Despite these advances, the clinical translation of DNA methylation–based strategies remains constrained by tumor heterogeneity, limited therapeutic specificity, and the risk of off-target effects associated with global epigenetic modulation. These challenges underscore the necessity of moving beyond one-size-fits-all approaches toward precision epigenetic interventions guided by robust biomarkers and mechanistic insight.
Importantly, DNA methylation is increasingly recognized not merely as a passive epigenetic marker, but as an actionable and reversible regulatory layer that intersects with oncogenic signaling, tumor stemness, DNA damage repair, and immune evasion. This unique position makes methylation an attractive therapeutic nexus. Rational combination strategies—integrating DNMT inhibitors with immunotherapy, molecular targeted agents, or epigenome-editing technologies—offer promising avenues to overcome resistance and reshape the pancreatic tumor microenvironment.
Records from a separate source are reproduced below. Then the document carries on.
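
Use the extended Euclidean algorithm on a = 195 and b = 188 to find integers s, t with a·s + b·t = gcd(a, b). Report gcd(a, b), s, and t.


Euclidean algorithm on (195, 188) — divide until remainder is 0:
  195 = 1 · 188 + 7
  188 = 26 · 7 + 6
  7 = 1 · 6 + 1
  6 = 6 · 1 + 0
gcd(195, 188) = 1.
Track Bezout coefficients alongside the remainders: start with r₀ = 195 = a·1 + b·0 (s = 1, t = 0) and r₁ = 188 = a·0 + b·1 (s = 0, t = 1); each new remainder r_{k+1} = r_{k-1} − q_k·r_k inherits s_{k+1} = s_{k-1} − q_k·s_k, t_{k+1} = t_{k-1} − q_k·t_k, so r_k = a·s_k + b·t_k at every step:
  q = 1: r = 7, s = 1 − 1·0 = 1, t = 0 − 1·1 = -1  (check: 195·1 + 188·(-1) = 7)
  q = 26: r = 6, s = 0 − 26·1 = -26, t = 1 − 26·(-1) = 27  (check: 195·(-26) + 188·27 = 6)
  q = 1: r = 1, s = 1 − 1·(-26) = 27, t = -1 − 1·27 = -28  (check: 195·27 + 188·(-28) = 1)
The row with r = 1 (the gcd) gives the Bezout coefficients s = 27, t = -28.
Result: 195 · (27) + 188 · (-28) = 1.

gcd(195, 188) = 1; s = 27, t = -28 (check: 195·27 + 188·(-28) = 1).


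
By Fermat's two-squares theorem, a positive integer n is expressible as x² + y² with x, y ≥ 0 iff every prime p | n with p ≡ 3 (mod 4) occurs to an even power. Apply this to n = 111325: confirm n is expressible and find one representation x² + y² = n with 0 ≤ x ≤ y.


Step 1: Factor n = 111325 = 5^2 · 61 · 73.
Step 2: Check the mod-4 condition on each prime factor: 5 ≡ 1 (mod 4), exponent 2; 61 ≡ 1 (mod 4), exponent 1; 73 ≡ 1 (mod 4), exponent 1.
All primes ≡ 3 (mod 4) appear to even exponent (or don't appear), so by the two-squares theorem n IS expressible as a sum of two squares.
Step 3: Build a representation. Group n = k² · m with k = 5 and m = 61 · 73 = 4453 (a product of primes ≡ 1 (mod 4)); a representation of m scales to one of n via (k·x)² + (k·y)² = k²(x² + y²). Each prime p ≡ 1 (mod 4) is itself a sum of two squares; find a² by testing p − a² for a perfect square:
  61: 61 − 1² = 60, 61 − 2² = 57, 61 − 3² = 52, 61 − 4² = 45, 61 − 5² = 36 = 6² ⇒ 61 = 5² + 6².
  73: 73 − 1² = 72, 73 − 2² = 69, 73 − 3² = 64 = 8² ⇒ 73 = 3² + 8².
  Combine using the Brahmagupta–Fibonacci identity (a² + b²)(c² + d²) = (ac − bd)² + (ad + bc)² = (ac + bd)² + (ad − bc)²:
  61 · 73 = 4453: from (5² + 6²)(3² + 8²), take (5·3 − 6·8, 5·8 + 6·3) = (15 − 48, 40 + 18) = (-33, 58); dropping signs (only squares matter) gives (33, 58); check 33² + 58² = 1089 + 3364 = 4453 ✓.
  Scale by k = 5: (5·33, 5·58) = (165, 290).
Step 4: Order so x ≤ y and verify: 165² + 290² = 27225 + 84100 = 111325 = n. ✓

n = 111325 = 165² + 290² (one valid representation with x ≤ y).


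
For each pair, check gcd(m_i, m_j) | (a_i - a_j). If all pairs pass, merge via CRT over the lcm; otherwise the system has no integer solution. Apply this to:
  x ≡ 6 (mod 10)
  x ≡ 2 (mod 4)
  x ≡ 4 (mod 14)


Moduli 10, 4, 14 are not pairwise coprime, so CRT works modulo lcm(m_i) when all pairwise compatibility conditions hold.
Pairwise compatibility: gcd(m_i, m_j) must divide a_i - a_j for every pair.
Merge one congruence at a time:
  Start: x ≡ 6 (mod 10).
  Combine with x ≡ 2 (mod 4): gcd(10, 4) = 2; 2 - 6 = -4, which IS divisible by 2, so compatible.
    Write x = 6 + 10·t and substitute into x ≡ 2 (mod 4): 10·t ≡ 2 − 6 = -4 (mod 4).
    Divide the congruence (and modulus) by g = 2: 5·t ≡ -2 (mod 2).
    Reduce coefficients mod 2: 1·t ≡ 0 (mod 2).
    So t ≡ 0 (mod 2).
    Then x = 6 + 10·0 = 6, valid modulo lcm(10, 4) = 20: x ≡ 6 (mod 20).
  Combine with x ≡ 4 (mod 14): gcd(20, 14) = 2; 4 - 6 = -2, which IS divisible by 2, so compatible.
    Write x = 6 + 20·t and substitute into x ≡ 4 (mod 14): 20·t ≡ 4 − 6 = -2 (mod 14).
    Divide the congruence (and modulus) by g = 2: 10·t ≡ -1 (mod 7).
    Reduce coefficients mod 7: 3·t ≡ 6 (mod 7).
    The inverse of 3 mod 7 is 5 (since 3·5 = 15 = 2·7 + 1), so t ≡ 5·6 = 30 ≡ 2 (mod 7).
    Then x = 6 + 20·2 = 46, valid modulo lcm(20, 14) = 140: x ≡ 46 (mod 140).
Verify: 46 mod 10 = 6, 46 mod 4 = 2, 46 mod 14 = 4.

x ≡ 46 (mod 140).


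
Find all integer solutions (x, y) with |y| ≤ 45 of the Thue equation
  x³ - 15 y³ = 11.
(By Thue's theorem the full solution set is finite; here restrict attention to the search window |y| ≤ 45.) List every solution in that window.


The equation is x³ - 15y³ = 11. For fixed y, x³ = 15·y³ + 11, so a solution requires the RHS to be a perfect cube.
Strategy: iterate y from -45 to 45, compute RHS = 15·y³ + 11, and check whether it is a (positive or negative) perfect cube.
Check small values of y:
  y = 0: RHS = 11 is not a perfect cube.
  y = 1: RHS = 26 is not a perfect cube.
  y = -1: RHS = -4 is not a perfect cube.
  y = 2: RHS = 131 is not a perfect cube.
  y = -2: RHS = -109 is not a perfect cube.
  y = 3: RHS = 416 is not a perfect cube.
  y = -3: RHS = -394 is not a perfect cube.
Continuing the search up to |y| = 45 finds no solutions either.
No (x, y) in the scanned range satisfies the equation.

No integer solutions with |y| ≤ 45.


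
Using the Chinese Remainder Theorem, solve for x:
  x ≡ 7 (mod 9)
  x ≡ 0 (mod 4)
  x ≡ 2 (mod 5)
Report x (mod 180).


Moduli 9, 4, 5 are pairwise coprime; by CRT there is a unique solution modulo M = 9 · 4 · 5 = 180.
Solve pairwise, accumulating the modulus:
  Start with x ≡ 7 (mod 9).
  Combine with x ≡ 0 (mod 4): since gcd(9, 4) = 1, we get a unique residue mod 36.
    Write x = 7 + 9·t and substitute into x ≡ 0 (mod 4): 9·t ≡ 0 − 7 = -7 (mod 4).
    Reduce coefficients mod 4: 1·t ≡ 1 (mod 4).
    So t ≡ 1 (mod 4).
    Then x = 7 + 9·1 = 16, valid modulo lcm(9, 4) = 36: x ≡ 16 (mod 36).
  Combine with x ≡ 2 (mod 5): since gcd(36, 5) = 1, we get a unique residue mod 180.
    Write x = 16 + 36·t and substitute into x ≡ 2 (mod 5): 36·t ≡ 2 − 16 = -14 (mod 5).
    Reduce coefficients mod 5: 1·t ≡ 1 (mod 5).
    So t ≡ 1 (mod 5).
    Then x = 16 + 36·1 = 52, valid modulo lcm(36, 5) = 180: x ≡ 52 (mod 180).
Verify: 52 mod 9 = 7 ✓, 52 mod 4 = 0 ✓, 52 mod 5 = 2 ✓.

x ≡ 52 (mod 180).


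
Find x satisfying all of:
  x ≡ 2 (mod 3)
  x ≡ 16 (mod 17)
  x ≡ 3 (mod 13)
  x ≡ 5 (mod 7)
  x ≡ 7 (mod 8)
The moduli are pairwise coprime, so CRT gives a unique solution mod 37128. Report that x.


Product of moduli M = 3 · 17 · 13 · 7 · 8 = 37128.
Merge one congruence at a time:
  Start: x ≡ 2 (mod 3).
  Combine with x ≡ 16 (mod 17); new modulus lcm = 51.
    Write x = 2 + 3·t and substitute into x ≡ 16 (mod 17): 3·t ≡ 16 − 2 = 14 (mod 17).
    The inverse of 3 mod 17 is 6 (since 3·6 = 18 = 1·17 + 1), so t ≡ 6·14 = 84 ≡ 16 (mod 17).
    Then x = 2 + 3·16 = 50, valid modulo lcm(3, 17) = 51: x ≡ 50 (mod 51).
  Combine with x ≡ 3 (mod 13); new modulus lcm = 663.
    Write x = 50 + 51·t and substitute into x ≡ 3 (mod 13): 51·t ≡ 3 − 50 = -47 (mod 13).
    Reduce coefficients mod 13: 12·t ≡ 5 (mod 13).
    The inverse of 12 mod 13 is 12 (since 12·12 = 144 = 11·13 + 1), so t ≡ 12·5 = 60 ≡ 8 (mod 13).
    Then x = 50 + 51·8 = 458, valid modulo lcm(51, 13) = 663: x ≡ 458 (mod 663).
  Combine with x ≡ 5 (mod 7); new modulus lcm = 4641.
    Write x = 458 + 663·t and substitute into x ≡ 5 (mod 7): 663·t ≡ 5 − 458 = -453 (mod 7).
    Reduce coefficients mod 7: 5·t ≡ 2 (mod 7).
    The inverse of 5 mod 7 is 3 (since 5·3 = 15 = 2·7 + 1), so t ≡ 3·2 = 6 ≡ 6 (mod 7).
    Then x = 458 + 663·6 = 4436, valid modulo lcm(663, 7) = 4641: x ≡ 4436 (mod 4641).
  Combine with x ≡ 7 (mod 8); new modulus lcm = 37128.
    Write x = 4436 + 4641·t and substitute into x ≡ 7 (mod 8): 4641·t ≡ 7 − 4436 = -4429 (mod 8).
    Reduce coefficients mod 8: 1·t ≡ 3 (mod 8).
    So t ≡ 3 (mod 8).
    Then x = 4436 + 4641·3 = 18359, valid modulo lcm(4641, 8) = 37128: x ≡ 18359 (mod 37128).
Verify against each original: 18359 mod 3 = 2, 18359 mod 17 = 16, 18359 mod 13 = 3, 18359 mod 7 = 5, 18359 mod 8 = 7.

x ≡ 18359 (mod 37128).


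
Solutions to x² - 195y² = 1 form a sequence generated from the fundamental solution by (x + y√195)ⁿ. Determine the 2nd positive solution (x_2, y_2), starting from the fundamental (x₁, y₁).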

Looking ahead, the convergence of single-cell and spatial epigenomics, multi-omics integration, and artificial intelligence–driven analytics is expected to accelerate the identification of clinically actionable methylation signatures and optimize patient stratification. Continued interdisciplinary collaboration among basic scientists, clinicians, and data scientists will be essential to translate these discoveries into safe, effective, and personalized therapeutic strategies.
In summary, aberrant DNA methylation represents both a fundamental biological hallmark and a translational opportunity in pancreatic cancer. Harnessing its diagnostic, prognostic, and therapeutic potential holds promise for improving early detection, refining treatment selection, and ultimately enhancing clinical outcomes for patients with this highly lethal disease.